Медот уставился на пухлощёкого всезнайку. Тигал стоял в ожидании его очередных расспросов, но заметил, что тот вперился взглядом ему за спину. Тигал замер. На его плечо легла чья-то тяжёлая рука. Тигал медленно обернулся — перед ним стоял высоченный мужчина; его лицо скрывал коричневый капюшон, а громадную фигуру — льняной плащ. Мужчина приподнял капюшон рукой, показав свои чёрные глаза и темнокожее лицо, в чертах которого было что-то хищное.

— О небеса, — прошептал Тигал, не веря собственным глазам.

— Тш, — черноглазый прижал широкий палец к губам.

Мужчина направился к реке. Он шагнул в воду, но она не намочила его обнажённые стопы — Вертушка быстро разбежалась в стороны, оголив своё дно. Шаг за шагом она прокладывала мужчине сухой путь. Он остановился на другом берегу реки, посмотрел на летящий в небо дым от костров, и зашагал к Волчьему Духу.

Тигал таращился ему вслед, прижав руки к груди.

— Тигал, кто это был? — Медот медленно встал на ноги.

— Пойдём, Медот. Быстрей, — Тигал побежал к булыжникам и, легко перепрыгивая с одного на другой, быстро оказался на противоположном берегу.
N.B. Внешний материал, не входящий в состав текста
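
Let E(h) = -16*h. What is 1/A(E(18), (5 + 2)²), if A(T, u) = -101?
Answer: -1/101 ≈ -0.0099010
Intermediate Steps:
1/A(E(18), (5 + 2)²) = 1/(-101) = -1/101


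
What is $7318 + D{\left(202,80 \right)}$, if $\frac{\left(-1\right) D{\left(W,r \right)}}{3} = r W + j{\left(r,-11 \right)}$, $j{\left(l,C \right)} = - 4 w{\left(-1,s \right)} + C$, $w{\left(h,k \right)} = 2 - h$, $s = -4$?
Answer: $-41093$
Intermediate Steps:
$j{\left(l,C \right)} = -12 + C$ ($j{\left(l,C \right)} = - 4 \left(2 - -1\right) + C = - 4 \left(2 + 1\right) + C = \left(-4\right) 3 + C = -12 + C$)
$D{\left(W,r \right)} = 69 - 3 W r$ ($D{\left(W,r \right)} = - 3 \left(r W - 23\right) = - 3 \left(W r - 23\right) = - 3 \left(-23 + W r\right) = 69 - 3 W r$)
$7318 + D{\left(202,80 \right)} = 7318 + \left(69 - 606 \cdot 80\right) = 7318 + \left(69 - 48480\right) = 7318 - 48411 = -41093$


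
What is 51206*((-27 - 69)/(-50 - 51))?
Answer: 4915776/101 ≈ 48671.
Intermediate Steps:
51206*((-27 - 69)/(-50 - 51)) = 51206*(-96/(-101)) = 51206*(-96*(-1/101)) = 51206*(96/101) = 4915776/101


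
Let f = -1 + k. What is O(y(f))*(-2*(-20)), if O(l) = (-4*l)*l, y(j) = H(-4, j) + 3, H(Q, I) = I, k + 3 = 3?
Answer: -640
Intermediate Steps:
k = 0 (k = -3 + 3 = 0)
f = -1 (f = -1 + 0 = -1)
y(j) = 3 + j (y(j) = j + 3 = 3 + j)
O(l) = -4*l**2
O(y(f))*(-2*(-20)) = (-4*(3 - 1)**2)*(-2*(-20)) = -4*2**2*40 = -4*4*40 = -16*40 = -640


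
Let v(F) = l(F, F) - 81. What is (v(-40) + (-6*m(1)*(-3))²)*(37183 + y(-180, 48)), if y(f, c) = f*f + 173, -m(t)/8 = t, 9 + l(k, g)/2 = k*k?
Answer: 1662773772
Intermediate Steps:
l(k, g) = -18 + 2*k² (l(k, g) = -18 + 2*(k*k) = -18 + 2*k²)
m(t) = -8*t
y(f, c) = 173 + f² (y(f, c) = f² + 173 = 173 + f²)
v(F) = -99 + 2*F² (v(F) = (-18 + 2*F²) - 81 = -99 + 2*F²)
(v(-40) + (-6*m(1)*(-3))²)*(37183 + y(-180, 48)) = ((-99 + 2*(-40)²) + (-(-48)*(-3))²)*(37183 + (173 + (-180)²)) = ((-99 + 2*1600) + (-6*(-8)*(-3))²)*(37183 + (173 + 32400)) = ((-99 + 3200) + (48*(-3))²)*(37183 + 32573) = (3101 + (-144)²)*69756 = (3101 + 20736)*69756 = 23837*69756 = 1662773772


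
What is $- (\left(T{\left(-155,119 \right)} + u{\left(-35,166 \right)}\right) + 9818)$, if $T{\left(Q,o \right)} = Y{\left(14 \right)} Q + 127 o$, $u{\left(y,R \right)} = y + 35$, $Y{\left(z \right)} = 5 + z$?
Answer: $-21986$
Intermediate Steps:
$u{\left(y,R \right)} = 35 + y$
$T{\left(Q,o \right)} = 19 Q + 127 o$ ($T{\left(Q,o \right)} = \left(5 + 14\right) Q + 127 o = 19 Q + 127 o$)
$- (\left(T{\left(-155,119 \right)} + u{\left(-35,166 \right)}\right) + 9818) = - (\left(\left(19 \left(-155\right) + 127 \cdot 119\right) + \left(35 - 35\right)\right) + 9818) = - (\left(\left(-2945 + 15113\right) + 0\right) + 9818) = - (\left(12168 + 0\right) + 9818) = - (12168 + 9818) = \left(-1\right) 21986 = -21986$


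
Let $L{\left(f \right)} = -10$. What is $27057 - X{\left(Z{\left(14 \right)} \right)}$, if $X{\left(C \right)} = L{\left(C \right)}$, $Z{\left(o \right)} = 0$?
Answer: $27067$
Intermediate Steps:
$X{\left(C \right)} = -10$
$27057 - X{\left(Z{\left(14 \right)} \right)} = 27057 - -10 = 27057 + 10 = 27067$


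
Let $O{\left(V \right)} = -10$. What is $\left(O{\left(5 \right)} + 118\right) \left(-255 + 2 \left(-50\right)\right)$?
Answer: $-38340$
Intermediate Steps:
$\left(O{\left(5 \right)} + 118\right) \left(-255 + 2 \left(-50\right)\right) = \left(-10 + 118\right) \left(-255 + 2 \left(-50\right)\right) = 108 \left(-255 - 100\right) = 108 \left(-355\right) = -38340$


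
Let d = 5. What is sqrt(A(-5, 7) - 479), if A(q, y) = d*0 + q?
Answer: 22*I ≈ 22.0*I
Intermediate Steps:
A(q, y) = q (A(q, y) = 5*0 + q = 0 + q = q)
sqrt(A(-5, 7) - 479) = sqrt(-5 - 479) = sqrt(-484) = 22*I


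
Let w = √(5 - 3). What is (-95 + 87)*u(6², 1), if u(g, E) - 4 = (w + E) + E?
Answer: -48 - 8*√2 ≈ -59.314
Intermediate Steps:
w = √2 ≈ 1.4142
u(g, E) = 4 + √2 + 2*E (u(g, E) = 4 + ((√2 + E) + E) = 4 + ((E + √2) + E) = 4 + (√2 + 2*E) = 4 + √2 + 2*E)
(-95 + 87)*u(6², 1) = (-95 + 87)*(4 + √2 + 2*1) = -8*(4 + √2 + 2) = -8*(6 + √2) = -48 - 8*√2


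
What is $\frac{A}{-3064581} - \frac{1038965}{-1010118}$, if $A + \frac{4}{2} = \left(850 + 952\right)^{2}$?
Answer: $- \frac{32021597057}{1031862810186} \approx -0.031033$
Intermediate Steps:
$A = 3247202$ ($A = -2 + \left(850 + 952\right)^{2} = -2 + 1802^{2} = -2 + 3247204 = 3247202$)
$\frac{A}{-3064581} - \frac{1038965}{-1010118} = \frac{3247202}{-3064581} - \frac{1038965}{-1010118} = 3247202 \left(- \frac{1}{3064581}\right) - - \frac{1038965}{1010118} = - \frac{3247202}{3064581} + \frac{1038965}{1010118} = - \frac{32021597057}{1031862810186}$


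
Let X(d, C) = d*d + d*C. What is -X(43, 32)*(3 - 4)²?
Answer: -3225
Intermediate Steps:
X(d, C) = d² + C*d
-X(43, 32)*(3 - 4)² = -43*(32 + 43)*(3 - 4)² = -43*75*(-1)² = -3225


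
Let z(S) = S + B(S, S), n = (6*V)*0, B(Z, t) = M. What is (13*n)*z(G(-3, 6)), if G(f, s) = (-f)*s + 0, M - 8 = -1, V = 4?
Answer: 0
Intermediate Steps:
M = 7 (M = 8 - 1 = 7)
B(Z, t) = 7
n = 0 (n = (6*4)*0 = 24*0 = 0)
G(f, s) = -f*s (G(f, s) = -f*s + 0 = -f*s)
z(S) = 7 + S (z(S) = S + 7 = 7 + S)
(13*n)*z(G(-3, 6)) = (13*0)*(7 - 1*(-3)*6) = 0*(7 + 18) = 0*25 = 0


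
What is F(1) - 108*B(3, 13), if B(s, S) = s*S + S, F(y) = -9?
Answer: -5625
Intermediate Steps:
B(s, S) = S + S*s (B(s, S) = S*s + S = S + S*s)
F(1) - 108*B(3, 13) = -9 - 1404*(1 + 3) = -9 - 1404*4 = -9 - 108*52 = -9 - 5616 = -5625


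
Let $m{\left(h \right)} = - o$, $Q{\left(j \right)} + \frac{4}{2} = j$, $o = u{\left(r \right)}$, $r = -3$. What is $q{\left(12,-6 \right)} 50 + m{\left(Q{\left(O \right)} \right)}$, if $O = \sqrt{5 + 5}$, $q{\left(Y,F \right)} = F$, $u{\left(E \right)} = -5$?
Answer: $-295$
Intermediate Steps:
$o = -5$
$O = \sqrt{10} \approx 3.1623$
$Q{\left(j \right)} = -2 + j$
$m{\left(h \right)} = 5$ ($m{\left(h \right)} = \left(-1\right) \left(-5\right) = 5$)
$q{\left(12,-6 \right)} 50 + m{\left(Q{\left(O \right)} \right)} = \left(-6\right) 50 + 5 = -300 + 5 = -295$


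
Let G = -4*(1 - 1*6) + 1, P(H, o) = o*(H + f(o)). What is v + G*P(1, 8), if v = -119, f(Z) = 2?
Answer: 385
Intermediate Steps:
P(H, o) = o*(2 + H) (P(H, o) = o*(H + 2) = o*(2 + H))
G = 21 (G = -4*(1 - 6) + 1 = -4*(-5) + 1 = 20 + 1 = 21)
v + G*P(1, 8) = -119 + 21*(8*(2 + 1)) = -119 + 21*(8*3) = -119 + 21*24 = -119 + 504 = 385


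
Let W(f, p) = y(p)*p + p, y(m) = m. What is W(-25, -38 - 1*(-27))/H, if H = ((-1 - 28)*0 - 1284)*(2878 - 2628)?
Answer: -11/32100 ≈ -0.00034268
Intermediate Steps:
W(f, p) = p + p**2 (W(f, p) = p*p + p = p**2 + p = p + p**2)
H = -321000 (H = (-29*0 - 1284)*250 = (0 - 1284)*250 = -1284*250 = -321000)
W(-25, -38 - 1*(-27))/H = ((-38 - 1*(-27))*(1 + (-38 - 1*(-27))))/(-321000) = ((-38 + 27)*(1 + (-38 + 27)))*(-1/321000) = -11*(1 - 11)*(-1/321000) = -11*(-10)*(-1/321000) = 110*(-1/321000) = -11/32100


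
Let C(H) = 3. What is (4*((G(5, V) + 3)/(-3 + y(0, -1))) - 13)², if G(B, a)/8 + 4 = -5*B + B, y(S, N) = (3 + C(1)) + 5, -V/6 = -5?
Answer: 46225/4 ≈ 11556.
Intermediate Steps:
V = 30 (V = -6*(-5) = 30)
y(S, N) = 11 (y(S, N) = (3 + 3) + 5 = 6 + 5 = 11)
G(B, a) = -32 - 32*B (G(B, a) = -32 + 8*(-5*B + B) = -32 + 8*(-4*B) = -32 - 32*B)
(4*((G(5, V) + 3)/(-3 + y(0, -1))) - 13)² = (4*(((-32 - 32*5) + 3)/(-3 + 11)) - 13)² = (4*(((-32 - 160) + 3)/8) - 13)² = (4*((-192 + 3)*(⅛)) - 13)² = (4*(-189*⅛) - 13)² = (4*(-189/8) - 13)² = (-189/2 - 13)² = (-215/2)² = 46225/4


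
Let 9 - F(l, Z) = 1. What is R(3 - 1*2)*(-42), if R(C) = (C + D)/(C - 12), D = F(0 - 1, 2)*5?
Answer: 1722/11 ≈ 156.55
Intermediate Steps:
F(l, Z) = 8 (F(l, Z) = 9 - 1*1 = 9 - 1 = 8)
D = 40 (D = 8*5 = 40)
R(C) = (40 + C)/(-12 + C) (R(C) = (C + 40)/(C - 12) = (40 + C)/(-12 + C))
R(3 - 1*2)*(-42) = ((40 + (3 - 1*2))/(-12 + (3 - 1*2)))*(-42) = ((40 + (3 - 2))/(-12 + (3 - 2)))*(-42) = ((40 + 1)/(-12 + 1))*(-42) = (41/(-11))*(-42) = -1/11*41*(-42) = -41/11*(-42) = 1722/11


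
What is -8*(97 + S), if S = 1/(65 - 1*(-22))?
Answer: -67520/87 ≈ -776.09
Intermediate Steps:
S = 1/87 (S = 1/(65 + 22) = 1/87 ≈ 0.011494)
-8*(97 + S) = -8*(97 + 1/87) = -8*8440/87 = -67520/87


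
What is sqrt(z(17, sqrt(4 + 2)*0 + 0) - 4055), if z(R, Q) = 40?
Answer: I*sqrt(4015) ≈ 63.364*I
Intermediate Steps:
sqrt(z(17, sqrt(4 + 2)*0 + 0) - 4055) = sqrt(40 - 4055) = sqrt(-4015) = I*sqrt(4015)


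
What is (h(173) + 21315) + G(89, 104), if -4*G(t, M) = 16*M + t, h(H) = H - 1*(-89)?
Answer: 84555/4 ≈ 21139.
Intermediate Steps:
h(H) = 89 + H (h(H) = H + 89 = 89 + H)
G(t, M) = -4*M - t/4 (G(t, M) = -(16*M + t)/4 = -(t + 16*M)/4 = -4*M - t/4)
(h(173) + 21315) + G(89, 104) = ((89 + 173) + 21315) + (-4*104 - ¼*89) = (262 + 21315) + (-416 - 89/4) = 21577 - 1753/4 = 84555/4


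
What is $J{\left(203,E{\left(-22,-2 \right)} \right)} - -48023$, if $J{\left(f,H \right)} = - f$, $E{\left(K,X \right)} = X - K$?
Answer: $47820$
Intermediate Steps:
$J{\left(203,E{\left(-22,-2 \right)} \right)} - -48023 = \left(-1\right) 203 - -48023 = -203 + 48023 = 47820$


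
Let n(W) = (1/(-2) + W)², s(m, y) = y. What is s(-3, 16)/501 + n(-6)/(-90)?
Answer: -26303/60120 ≈ -0.43751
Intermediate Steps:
n(W) = (-½ + W)²
s(-3, 16)/501 + n(-6)/(-90) = 16/501 + ((-1 + 2*(-6))²/4)/(-90) = 16*(1/501) + ((-1 - 12)²/4)*(-1/90) = 16/501 + ((¼)*(-13)²)*(-1/90) = 16/501 + ((¼)*169)*(-1/90) = 16/501 + (169/4)*(-1/90) = 16/501 - 169/360 = -26303/60120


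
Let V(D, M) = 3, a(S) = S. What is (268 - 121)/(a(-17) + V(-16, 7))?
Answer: -21/2 ≈ -10.500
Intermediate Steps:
(268 - 121)/(a(-17) + V(-16, 7)) = (268 - 121)/(-17 + 3) = 147/(-14) = 147*(-1/14) = -21/2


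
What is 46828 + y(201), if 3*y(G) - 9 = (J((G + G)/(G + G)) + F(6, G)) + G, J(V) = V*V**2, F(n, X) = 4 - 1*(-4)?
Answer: 46901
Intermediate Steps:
F(n, X) = 8 (F(n, X) = 4 + 4 = 8)
J(V) = V**3
y(G) = 6 + G/3 (y(G) = 3 + ((((G + G)/(G + G))**3 + 8) + G)/3 = 3 + ((((2*G)/((2*G)))**3 + 8) + G)/3 = 3 + ((((2*G)*(1/(2*G)))**3 + 8) + G)/3 = 3 + ((1**3 + 8) + G)/3 = 3 + ((1 + 8) + G)/3 = 3 + (9 + G)/3 = 3 + (3 + G/3) = 6 + G/3)
46828 + y(201) = 46828 + (6 + (1/3)*201) = 46828 + (6 + 67) = 46828 + 73 = 46901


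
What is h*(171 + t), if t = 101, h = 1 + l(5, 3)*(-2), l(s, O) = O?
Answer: -1360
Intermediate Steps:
h = -5 (h = 1 + 3*(-2) = 1 - 6 = -5)
h*(171 + t) = -5*(171 + 101) = -5*272 = -1360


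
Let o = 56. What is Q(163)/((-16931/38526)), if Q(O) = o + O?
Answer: -8437194/16931 ≈ -498.33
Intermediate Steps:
Q(O) = 56 + O
Q(163)/((-16931/38526)) = (56 + 163)/((-16931/38526)) = 219/((-16931*1/38526)) = 219/(-16931/38526) = 219*(-38526/16931) = -8437194/16931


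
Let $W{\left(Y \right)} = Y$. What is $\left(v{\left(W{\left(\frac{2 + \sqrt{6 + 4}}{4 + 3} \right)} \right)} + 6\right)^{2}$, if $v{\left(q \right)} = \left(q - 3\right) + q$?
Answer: $\frac{95}{7} + \frac{100 \sqrt{10}}{49} \approx 20.025$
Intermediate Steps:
$v{\left(q \right)} = -3 + 2 q$ ($v{\left(q \right)} = \left(-3 + q\right) + q = -3 + 2 q$)
$\left(v{\left(W{\left(\frac{2 + \sqrt{6 + 4}}{4 + 3} \right)} \right)} + 6\right)^{2} = \left(\left(-3 + 2 \frac{2 + \sqrt{6 + 4}}{4 + 3}\right) + 6\right)^{2} = \left(\left(-3 + 2 \frac{2 + \sqrt{10}}{7}\right) + 6\right)^{2} = \left(\left(-3 + 2 \left(2 + \sqrt{10}\right) \frac{1}{7}\right) + 6\right)^{2} = \left(\left(-3 + 2 \left(\frac{2}{7} + \frac{\sqrt{10}}{7}\right)\right) + 6\right)^{2} = \left(\left(-3 + \left(\frac{4}{7} + \frac{2 \sqrt{10}}{7}\right)\right) + 6\right)^{2} = \left(\left(- \frac{17}{7} + \frac{2 \sqrt{10}}{7}\right) + 6\right)^{2} = \left(\frac{25}{7} + \frac{2 \sqrt{10}}{7}\right)^{2}$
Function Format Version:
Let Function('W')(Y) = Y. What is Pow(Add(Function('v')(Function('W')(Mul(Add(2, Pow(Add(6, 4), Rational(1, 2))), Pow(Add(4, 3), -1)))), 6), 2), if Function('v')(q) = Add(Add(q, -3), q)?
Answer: Add(Rational(95, 7), Mul(Rational(100, 49), Pow(10, Rational(1, 2)))) ≈ 20.025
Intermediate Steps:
Function('v')(q) = Add(-3, Mul(2, q)) (Function('v')(q) = Add(Add(-3, q), q) = Add(-3, Mul(2, q)))
Pow(Add(Function('v')(Function('W')(Mul(Add(2, Pow(Add(6, 4), Rational(1, 2))), Pow(Add(4, 3), -1)))), 6), 2) = Pow(Add(Add(-3, Mul(2, Mul(Add(2, Pow(Add(6, 4), Rational(1, 2))), Pow(Add(4, 3), -1)))), 6), 2) = Pow(Add(Add(-3, Mul(2, Mul(Add(2, Pow(10, Rational(1, 2))), Pow(7, -1)))), 6), 2) = Pow(Add(Add(-3, Mul(2, Mul(Add(2, Pow(10, Rational(1, 2))), Rational(1, 7)))), 6), 2) = Pow(Add(Add(-3, Mul(2, Add(Rational(2, 7), Mul(Rational(1, 7), Pow(10, Rational(1, 2)))))), 6), 2) = Pow(Add(Add(-3, Add(Rational(4, 7), Mul(Rational(2, 7), Pow(10, Rational(1, 2))))), 6), 2) = Pow(Add(Add(Rational(-17, 7), Mul(Rational(2, 7), Pow(10, Rational(1, 2)))), 6), 2) = Pow(Add(Rational(25, 7), Mul(Rational(2, 7), Pow(10, Rational(1, 2)))), 2)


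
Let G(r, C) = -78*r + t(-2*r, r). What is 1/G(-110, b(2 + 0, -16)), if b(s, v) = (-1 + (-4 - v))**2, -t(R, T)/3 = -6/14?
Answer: 7/60069 ≈ 0.00011653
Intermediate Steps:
t(R, T) = 9/7 (t(R, T) = -(-18)/14 = -3*(-3/7) = 9/7)
b(s, v) = (-5 - v)**2
G(r, C) = 9/7 - 78*r (G(r, C) = -78*r + 9/7 = 9/7 - 78*r)
1/G(-110, b(2 + 0, -16)) = 1/(9/7 - 78*(-110)) = 1/(9/7 + 8580) = 1/(60069/7) = 7/60069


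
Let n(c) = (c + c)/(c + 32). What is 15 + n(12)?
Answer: 171/11 ≈ 15.545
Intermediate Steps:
n(c) = 2*c/(32 + c) (n(c) = (2*c)/(32 + c) = 2*c/(32 + c))
15 + n(12) = 15 + 2*12/(32 + 12) = 15 + 2*12/44 = 15 + 2*12*(1/44) = 15 + 6/11 = 171/11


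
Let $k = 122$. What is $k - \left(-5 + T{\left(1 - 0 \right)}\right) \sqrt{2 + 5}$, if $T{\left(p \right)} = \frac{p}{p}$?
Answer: $122 + 4 \sqrt{7} \approx 132.58$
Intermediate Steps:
$T{\left(p \right)} = 1$
$k - \left(-5 + T{\left(1 - 0 \right)}\right) \sqrt{2 + 5} = 122 - \left(-5 + 1\right) \sqrt{2 + 5} = 122 - - 4 \sqrt{7} = 122 + 4 \sqrt{7}$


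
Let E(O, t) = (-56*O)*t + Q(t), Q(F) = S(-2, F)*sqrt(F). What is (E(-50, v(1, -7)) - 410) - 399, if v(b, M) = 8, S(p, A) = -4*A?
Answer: 21591 - 64*sqrt(2) ≈ 21501.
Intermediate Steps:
Q(F) = -4*F**(3/2) (Q(F) = (-4*F)*sqrt(F) = -4*F**(3/2))
E(O, t) = -4*t**(3/2) - 56*O*t (E(O, t) = (-56*O)*t - 4*t**(3/2) = -56*O*t - 4*t**(3/2) = -4*t**(3/2) - 56*O*t)
(E(-50, v(1, -7)) - 410) - 399 = ((-64*sqrt(2) - 56*(-50)*8) - 410) - 399 = ((-64*sqrt(2) + 22400) - 410) - 399 = ((22400 - 64*sqrt(2)) - 410) - 399 = (21990 - 64*sqrt(2)) - 399 = 21591 - 64*sqrt(2)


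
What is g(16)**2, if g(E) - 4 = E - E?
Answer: 16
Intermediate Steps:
g(E) = 4 (g(E) = 4 + (E - E) = 4 + 0 = 4)
g(16)**2 = 4**2 = 16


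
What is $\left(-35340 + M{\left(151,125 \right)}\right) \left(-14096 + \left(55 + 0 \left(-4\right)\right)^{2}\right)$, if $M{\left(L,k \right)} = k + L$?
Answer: $388193544$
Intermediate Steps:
$M{\left(L,k \right)} = L + k$
$\left(-35340 + M{\left(151,125 \right)}\right) \left(-14096 + \left(55 + 0 \left(-4\right)\right)^{2}\right) = \left(-35340 + \left(151 + 125\right)\right) \left(-14096 + \left(55 + 0 \left(-4\right)\right)^{2}\right) = \left(-35340 + 276\right) \left(-14096 + \left(55 + 0\right)^{2}\right) = - 35064 \left(-14096 + 55^{2}\right) = - 35064 \left(-14096 + 3025\right) = \left(-35064\right) \left(-11071\right) = 388193544$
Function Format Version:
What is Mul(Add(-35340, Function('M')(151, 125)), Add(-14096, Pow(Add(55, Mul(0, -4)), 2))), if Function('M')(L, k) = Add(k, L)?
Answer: 388193544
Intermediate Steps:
Function('M')(L, k) = Add(L, k)
Mul(Add(-35340, Function('M')(151, 125)), Add(-14096, Pow(Add(55, Mul(0, -4)), 2))) = Mul(Add(-35340, Add(151, 125)), Add(-14096, Pow(Add(55, Mul(0, -4)), 2))) = Mul(Add(-35340, 276), Add(-14096, Pow(Add(55, 0), 2))) = Mul(-35064, Add(-14096, Pow(55, 2))) = Mul(-35064, Add(-14096, 3025)) = Mul(-35064, -11071) = 388193544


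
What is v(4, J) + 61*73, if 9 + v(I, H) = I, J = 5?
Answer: 4448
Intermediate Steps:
v(I, H) = -9 + I
v(4, J) + 61*73 = (-9 + 4) + 61*73 = -5 + 4453 = 4448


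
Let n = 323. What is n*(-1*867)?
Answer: -280041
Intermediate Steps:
n*(-1*867) = 323*(-1*867) = 323*(-867) = -280041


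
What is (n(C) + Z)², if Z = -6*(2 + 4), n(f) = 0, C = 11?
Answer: 1296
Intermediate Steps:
Z = -36 (Z = -6*6 = -36)
(n(C) + Z)² = (0 - 36)² = (-36)² = 1296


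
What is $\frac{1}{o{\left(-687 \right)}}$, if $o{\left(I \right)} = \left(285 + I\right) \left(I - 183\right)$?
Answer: $\frac{1}{349740} \approx 2.8593 \cdot 10^{-6}$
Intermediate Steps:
$o{\left(I \right)} = \left(-183 + I\right) \left(285 + I\right)$ ($o{\left(I \right)} = \left(285 + I\right) \left(-183 + I\right) = \left(-183 + I\right) \left(285 + I\right)$)
$\frac{1}{o{\left(-687 \right)}} = \frac{1}{-52155 + \left(-687\right)^{2} + 102 \left(-687\right)} = \frac{1}{-52155 + 471969 - 70074} = \frac{1}{349740}$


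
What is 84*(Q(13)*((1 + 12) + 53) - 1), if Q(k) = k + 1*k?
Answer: 144060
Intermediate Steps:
Q(k) = 2*k (Q(k) = k + k = 2*k)
84*(Q(13)*((1 + 12) + 53) - 1) = 84*((2*13)*((1 + 12) + 53) - 1) = 84*(26*(13 + 53) - 1) = 84*(26*66 - 1) = 84*(1716 - 1) = 84*1715 = 144060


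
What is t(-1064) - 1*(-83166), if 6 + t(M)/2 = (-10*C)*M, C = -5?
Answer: -23246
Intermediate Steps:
t(M) = -12 + 100*M (t(M) = -12 + 2*((-10*(-5))*M) = -12 + 2*(50*M) = -12 + 100*M)
t(-1064) - 1*(-83166) = (-12 + 100*(-1064)) - 1*(-83166) = (-12 - 106400) + 83166 = -106412 + 83166 = -23246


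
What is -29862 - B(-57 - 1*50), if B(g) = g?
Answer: -29755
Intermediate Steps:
-29862 - B(-57 - 1*50) = -29862 - (-57 - 1*50) = -29862 - (-57 - 50) = -29862 - 1*(-107) = -29862 + 107 = -29755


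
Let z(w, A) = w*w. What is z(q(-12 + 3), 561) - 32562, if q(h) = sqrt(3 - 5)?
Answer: -32564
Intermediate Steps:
q(h) = I*sqrt(2) (q(h) = sqrt(-2) = I*sqrt(2))
z(w, A) = w**2
z(q(-12 + 3), 561) - 32562 = (I*sqrt(2))**2 - 32562 = -2 - 32562 = -32564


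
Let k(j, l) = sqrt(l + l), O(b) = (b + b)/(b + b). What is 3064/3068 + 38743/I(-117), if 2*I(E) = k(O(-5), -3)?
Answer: 766/767 - 38743*I*sqrt(6)/3 ≈ 0.9987 - 31634.0*I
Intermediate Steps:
O(b) = 1 (O(b) = (2*b)/((2*b)) = (2*b)*(1/(2*b)) = 1)
k(j, l) = sqrt(2)*sqrt(l) (k(j, l) = sqrt(2*l) = sqrt(2)*sqrt(l))
I(E) = I*sqrt(6)/2 (I(E) = (sqrt(2)*sqrt(-3))/2 = (sqrt(2)*(I*sqrt(3)))/2 = (I*sqrt(6))/2 = I*sqrt(6)/2)
3064/3068 + 38743/I(-117) = 3064/3068 + 38743/((I*sqrt(6)/2)) = 3064*(1/3068) + 38743*(-I*sqrt(6)/3) = 766/767 - 38743*I*sqrt(6)/3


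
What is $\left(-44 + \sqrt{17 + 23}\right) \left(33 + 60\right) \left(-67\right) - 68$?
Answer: $274096 - 12462 \sqrt{10} \approx 2.3469 \cdot 10^{5}$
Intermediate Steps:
$\left(-44 + \sqrt{17 + 23}\right) \left(33 + 60\right) \left(-67\right) - 68 = \left(-44 + \sqrt{40}\right) 93 \left(-67\right) - 68 = \left(-44 + 2 \sqrt{10}\right) 93 \left(-67\right) - 68 = \left(-4092 + 186 \sqrt{10}\right) \left(-67\right) - 68 = \left(274164 - 12462 \sqrt{10}\right) - 68 = 274096 - 12462 \sqrt{10}$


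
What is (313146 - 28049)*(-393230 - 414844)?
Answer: -230379473178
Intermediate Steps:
(313146 - 28049)*(-393230 - 414844) = 285097*(-808074) = -230379473178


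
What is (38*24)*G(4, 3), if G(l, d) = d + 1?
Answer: 3648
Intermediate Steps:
G(l, d) = 1 + d
(38*24)*G(4, 3) = (38*24)*(1 + 3) = 912*4 = 3648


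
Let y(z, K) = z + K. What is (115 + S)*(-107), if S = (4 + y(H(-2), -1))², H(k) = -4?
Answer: -12412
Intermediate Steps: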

Медот последовал за ним, косо поглядывая на воду и опасаясь, что Вертушка вновь швырнёт его назад. «Да уж, за монетку даже реку можно купить», — с досадой подумал Медот. Ступив на противоположный берег, он подбежал к Тигалу и встал за его спиной, провожая взглядом исчезающий вдали коричневый плащ.

— Если сам Б… — Тигал не решился произнести вслух имя черноглазого мужчины, — решил появиться на люди…

— Сам?! Что значит?..

— Тш! Либо быть беде, либо — спасению, — Тигал схватил Медота за рукав и, потянув за собой, поспешил к Волчьему Духу.